The length of a metal rod L metres at temperature t ᵒC is given by:

L = 0.000009 t ² - 0.0006t + 4

1. Using the concept of derivative, find the rateof change of length with respect to temperature.
   
2. Hence determine the rate of change of length inmetres/ᵒC,the temperature is 103ᵒC.
   
   
   Please help! I think I could work it out if it was a +1 but because its +4, I'm unsure what to do. Could someone please take me through it asap
   
   

 

[Deleted member 4993]

The length of a metal rod L metres at temperature t ᵒC is given by:

L = 0.000009 t ² - 0.0006t + 4

1. Using the concept of derivative, find the rateof change of length with respect to temperature.
2. Hence determine the rate of change of length inmetres/ᵒC,the temperature is 103ᵒC.
   
   
   Please help! I think I could work it out if it was a +1 but because its +4, I'm unsure what to do. Could someone please take me through it asap
   
   

Could you please show us what you would have done if the equation was:

L = 0.000009 t ² - 0.0006t + 1

 

[Steven G]

Could you please show us what you would have done if the equation was:

L = 0.000009 t ² - 0.0006t + 1

Hey, that was going to be my comment!

 

[Ineedmathshelpasap]

Could you please show us what you would have done if the equation was:

L = 0.000009 t ² - 0.0006t + 1

would he answer be

a) dL/dt = 0.000018 - 0.0006t

b) 0.06 C/m² (slight guess

Or am I just way off on both

 

[ksdhart]

would he answer be

a) dL/dt = 0.000018 - 0.0006t

b) 0.06 C/m² (slight guess

Or am I just way off on both

You're close on both, but those are not the correct answers. Remember your derivative rules. I don't know what your book calls their theorems, but I'll refer to them as I learned them. First, you can use the Addition Rule to break apart the addition and subtraction into three separate derivatives.

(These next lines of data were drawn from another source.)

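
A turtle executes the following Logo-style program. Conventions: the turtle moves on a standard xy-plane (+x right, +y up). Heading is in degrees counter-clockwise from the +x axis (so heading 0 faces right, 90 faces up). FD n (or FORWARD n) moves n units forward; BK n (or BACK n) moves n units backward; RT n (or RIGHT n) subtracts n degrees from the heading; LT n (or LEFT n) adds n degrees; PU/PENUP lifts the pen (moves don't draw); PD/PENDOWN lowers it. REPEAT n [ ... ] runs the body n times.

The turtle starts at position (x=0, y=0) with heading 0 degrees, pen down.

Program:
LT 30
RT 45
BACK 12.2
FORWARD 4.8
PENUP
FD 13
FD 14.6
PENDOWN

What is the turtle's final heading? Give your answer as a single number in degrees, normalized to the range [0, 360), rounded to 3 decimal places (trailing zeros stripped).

Executing turtle program step by step:
Start: pos=(0,0), heading=0, pen down
LT 30: heading 0 -> 30
RT 45: heading 30 -> 345
BK 12.2: (0,0) -> (-11.784,3.158) [heading=345, draw]
FD 4.8: (-11.784,3.158) -> (-7.148,1.915) [heading=345, draw]
PU: pen up
FD 13: (-7.148,1.915) -> (5.409,-1.449) [heading=345, move]
FD 14.6: (5.409,-1.449) -> (19.512,-5.228) [heading=345, move]
PD: pen down
Final: pos=(19.512,-5.228), heading=345, 2 segment(s) drawn

Answer: 345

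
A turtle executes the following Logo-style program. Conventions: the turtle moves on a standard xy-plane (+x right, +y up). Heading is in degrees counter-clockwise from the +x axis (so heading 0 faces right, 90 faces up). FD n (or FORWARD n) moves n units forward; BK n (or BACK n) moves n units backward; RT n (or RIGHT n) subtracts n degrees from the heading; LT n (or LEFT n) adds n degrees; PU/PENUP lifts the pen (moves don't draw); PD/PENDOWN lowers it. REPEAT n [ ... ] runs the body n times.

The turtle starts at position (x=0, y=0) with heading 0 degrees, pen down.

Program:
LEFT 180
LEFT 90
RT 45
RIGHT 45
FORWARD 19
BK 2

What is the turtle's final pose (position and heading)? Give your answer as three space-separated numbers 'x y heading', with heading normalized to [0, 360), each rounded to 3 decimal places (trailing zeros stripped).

Answer: -17 0 180

Derivation:
Executing turtle program step by step:
Start: pos=(0,0), heading=0, pen down
LT 180: heading 0 -> 180
LT 90: heading 180 -> 270
RT 45: heading 270 -> 225
RT 45: heading 225 -> 180
FD 19: (0,0) -> (-19,0) [heading=180, draw]
BK 2: (-19,0) -> (-17,0) [heading=180, draw]
Final: pos=(-17,0), heading=180, 2 segment(s) drawn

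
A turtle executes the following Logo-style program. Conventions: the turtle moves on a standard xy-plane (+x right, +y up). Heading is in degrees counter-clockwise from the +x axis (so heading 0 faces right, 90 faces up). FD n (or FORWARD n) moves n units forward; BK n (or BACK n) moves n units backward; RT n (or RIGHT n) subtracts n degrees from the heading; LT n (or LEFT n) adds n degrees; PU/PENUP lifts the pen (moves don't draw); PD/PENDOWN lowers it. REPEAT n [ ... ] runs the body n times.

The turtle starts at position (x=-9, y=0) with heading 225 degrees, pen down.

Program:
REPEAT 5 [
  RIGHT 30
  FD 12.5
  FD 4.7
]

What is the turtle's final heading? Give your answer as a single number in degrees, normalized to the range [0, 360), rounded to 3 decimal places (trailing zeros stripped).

Answer: 75

Derivation:
Executing turtle program step by step:
Start: pos=(-9,0), heading=225, pen down
REPEAT 5 [
  -- iteration 1/5 --
  RT 30: heading 225 -> 195
  FD 12.5: (-9,0) -> (-21.074,-3.235) [heading=195, draw]
  FD 4.7: (-21.074,-3.235) -> (-25.614,-4.452) [heading=195, draw]
  -- iteration 2/5 --
  RT 30: heading 195 -> 165
  FD 12.5: (-25.614,-4.452) -> (-37.688,-1.216) [heading=165, draw]
  FD 4.7: (-37.688,-1.216) -> (-42.228,0) [heading=165, draw]
  -- iteration 3/5 --
  RT 30: heading 165 -> 135
  FD 12.5: (-42.228,0) -> (-51.067,8.839) [heading=135, draw]
  FD 4.7: (-51.067,8.839) -> (-54.39,12.162) [heading=135, draw]
  -- iteration 4/5 --
  RT 30: heading 135 -> 105
  FD 12.5: (-54.39,12.162) -> (-57.625,24.236) [heading=105, draw]
  FD 4.7: (-57.625,24.236) -> (-58.842,28.776) [heading=105, draw]
  -- iteration 5/5 --
  RT 30: heading 105 -> 75
  FD 12.5: (-58.842,28.776) -> (-55.607,40.85) [heading=75, draw]
  FD 4.7: (-55.607,40.85) -> (-54.39,45.39) [heading=75, draw]
]
Final: pos=(-54.39,45.39), heading=75, 10 segment(s) drawn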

L = 0.000009t² - 0.0006t + 1

\(\displaystyle \frac{dL}{dt}=\frac{d}{dt}\left(0.000009t^2\right)-\frac{d}{dt}\left(0.0006t\right)+\frac{d}{dt}\left(1\right)\)

Now you can use the Constant Multiple Rule. 0.000009 and 0.0006 are just constants, so you can pull them outside of the derivative operator.

\(\displaystyle \frac{dL}{dt}=0.000009\cdot \frac{d}{dt}\left(t^2\right)-0.0006\cdot \frac{d}{dt} \left(t\right)+\frac{d}{dt}\left(1\right)\)

Now, you try continuing from here, keeping in mind that the derivative of t² will itself be a function of t.